Кристина стояла на крошечной сцене – если это вообще можно было назвать сценой: доски, сколоченные неровно, скрипели под каждым её шагом, а единственная колонка, пережившая, кажется, ещё начало двухтысячных, издавала слабое фоновое потрескивание, напоминавшее дыхание уставшего человека. Она держала в руках гитару, такую же видавшую виды, как и всё вокруг; лаковое покрытие на корпусе стерлось, и струны, хоть и были натянуты правильно, всё равно время от времени звучали чуть глуховато, словно сопротивлялись.

Но несмотря на всё это несовершенство, которое могло бы сломать кого угодно, Кристина пела – тихо, но чисто, так, как пели бы те, кто давно перестал надеяться, что кто-то услышит, но всё равно продолжает, потому что иначе внутри образуется пустота, в которую страшно заглядывать. Её голос – мягкий, чуть хрипловатый на верхах, но удивительно тёплый – струился между столами, где дальнобойщики устало размазывали ложками густую подливу по тарелкам, где женщины средних лет пересказывали друг другу свои недавние семейные драмы, где подростки, забежавшие по пути откуда-то куда-то, бездумно листали телефоны.

Её никто не слушал.

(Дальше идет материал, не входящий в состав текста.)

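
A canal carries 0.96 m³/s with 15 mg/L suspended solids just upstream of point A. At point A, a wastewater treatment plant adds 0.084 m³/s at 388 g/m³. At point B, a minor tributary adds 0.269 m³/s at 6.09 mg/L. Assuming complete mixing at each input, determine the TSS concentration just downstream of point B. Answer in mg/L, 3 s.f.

37.0 mg/L

After input A: C = (0.96·15 + 0.084·388) / 1.044 = 45.01 mg/L.
After input B: C = (1.044·45.01 + 0.269·6.09) / 1.313 = 37.04 mg/L.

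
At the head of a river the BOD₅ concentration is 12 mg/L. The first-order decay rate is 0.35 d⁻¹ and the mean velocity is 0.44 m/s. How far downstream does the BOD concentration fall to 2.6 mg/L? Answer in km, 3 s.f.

From C = C₀·e^(−kt), t = ln(C₀/C)/k = ln(12/2.6)/0.35 = 1.529/0.35 = 4.37 d.
Distance = v·t = 0.44 m/s × 3.775e+05 s = 1.661e+05 m = 166.1 km.

166 km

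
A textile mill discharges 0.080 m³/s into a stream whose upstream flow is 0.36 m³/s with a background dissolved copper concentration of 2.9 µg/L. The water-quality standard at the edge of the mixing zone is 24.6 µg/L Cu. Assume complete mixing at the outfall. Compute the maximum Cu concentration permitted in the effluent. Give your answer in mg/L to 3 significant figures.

2.9 µg/L = 0.0029 mg/L.
24.6 µg/L = 0.0246 mg/L.
Mass balance: 0.0246·0.44 = 0.08·Cₑ + 0.36·0.0029.
Cₑ = (0.01082 − 0.001044) / 0.08 = 0.1222 mg/L.

0.122 mg/L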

Или почти никто.

И всё же Кристина продолжала, чередуя аккорды в привычной последовательности, которую могла сыграть и с закрытыми глазами. Именно в такие моменты она чувствовала, что живёт. Пусть и не так, как мечтала.

– …и если завтра меня не станет, – голос дрогнул, но удержался, – я всё равно бы выбрала дорогу…

Слова, написанные когда-то ночью, под жужжание старого холодильника, неожиданно больно резанули по сердцу. Наверное, потому что в них была правда – та, в которой она боялась себе признаться: она давно выбрала дорогу мечты, но продолжала стоять на месте, будто ждет чьего-то разрешения сдвинуться.

Она закончила песню, позволив последнему аккорду медленно раствориться в тишине, которая, как назло, наступила именно в этот момент – будто весь зал на секунду решил притвориться, что слушал. Но тишина быстро распалась: заскрипели ножки стула, грохнул чей-то стакан, за стойкой хлопнула дверца холодильника.

– Кристин, – раздался грубый голос Аркадия Семёновича, хозяина кафе, человек суровый, но по-своему справедливый. – Давай что-нибудь повеселее. Мужики засыпают.

Он сказал это не злонамеренно, просто по привычке, как говорят о погоде или ценах на бензин. Но Кристина в такие моменты каждый раз чувствовала, словно кто-то на мгновение сжал её сердце – не сильно, но достаточно, чтобы напомнить: её музыка никому не нужна.

Она кивнула, хотя внутри всё протестовало, ведь эта песня была последней ниточкой, связывающей её с самой собой. Но спорить бессмысленно: спор здесь ничего не менял, кроме настроения. Она подняла гитару, переставила каподастр, уже готовясь начать очередную угодливую композицию – ту, что неизменно вызывала какое-то подобие энтузиазма у посетителей, – когда дверь, старая металлическая, скрипучая, распахнулась с таким звуком, будто протестовала против ещё одного неожиданного визита.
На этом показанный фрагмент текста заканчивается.